“You have to figure out what your own aptitudes are. If you play games where other people have the aptitudes and you don't, you're going to lose. … And you've got to play within your own circle of competence.”

Charlie Munger Vice Chairman of Berkshire Hathaway

Circle of Competence

From a 1994 talk at USC Business School on what Munger called “worldly wisdom”. The talk survives as a transcript reprinted across the web (Farnam Street, Barry Ritholtz’s blog) rather than as an official USC publication; the two reprints agree word for word on the quoted text. Munger had just told his audience why Berkshire Hathaway, the company he ran with Warren Buffett, avoided the high-tech sector: they “feel like we’re at a big disadvantage in trying to understand the nature of technical developments”, so they stay out “based on our personal inadequacies”. The ellipsis in the quote trims two sentences: “And that’s as close to certain as any prediction that you can make. You have to figure out where you’ve got an edge.”

The example Munger builds the passage around is a plumbing contractor in Bemidji, a small city in northern Minnesota. Try to become the best tennis player in the world and the outcome is “hopeless”: “other people blow right by you”. Becoming “the best plumbing contractor in Bemidji” is, he estimated, “probably doable by two-thirds of you”. “It takes a will. It takes intelligence.” And time enough to master the trade.

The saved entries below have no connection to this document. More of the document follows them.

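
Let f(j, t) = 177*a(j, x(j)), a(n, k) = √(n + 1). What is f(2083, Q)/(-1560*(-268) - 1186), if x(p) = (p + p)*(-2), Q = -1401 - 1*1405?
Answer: 3*√521/3533 ≈ 0.019382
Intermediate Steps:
Q = -2806 (Q = -1401 - 1405 = -2806)
x(p) = -4*p (x(p) = (2*p)*(-2) = -4*p)
a(n, k) = √(1 + n)
f(j, t) = 177*√(1 + j)
f(2083, Q)/(-1560*(-268) - 1186) = (177*√(1 + 2083))/(-1560*(-268) - 1186) = (177*√2084)/(418080 - 1186) = (177*(2*√521))/416894 = (354*√521)*(1/416894) = 3*√521/3533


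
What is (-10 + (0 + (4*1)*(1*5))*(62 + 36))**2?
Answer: 3802500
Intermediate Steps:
(-10 + (0 + (4*1)*(1*5))*(62 + 36))**2 = (-10 + (0 + 4*5)*98)**2 = (-10 + (0 + 20)*98)**2 = (-10 + 20*98)**2 = (-10 + 1960)**2 = 1950**2 = 3802500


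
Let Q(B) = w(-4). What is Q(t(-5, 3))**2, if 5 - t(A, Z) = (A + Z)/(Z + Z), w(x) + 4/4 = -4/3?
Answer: 49/9 ≈ 5.4444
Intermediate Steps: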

Both people in the example are trying to be the best at something, so this is not advice to want less. What separates them is the contest each entered: world-class tennis is a game “where other people have the aptitudes and you don’t”, the Bemidji plumbing crown a game where will and intelligence are enough. Munger added that the circle isn’t fixed (“some edges can be acquired”) and that he meant the example as more than investing advice: “the game of life to some extent for most of us is trying to be something like a good plumbing contractor in Bemidji.”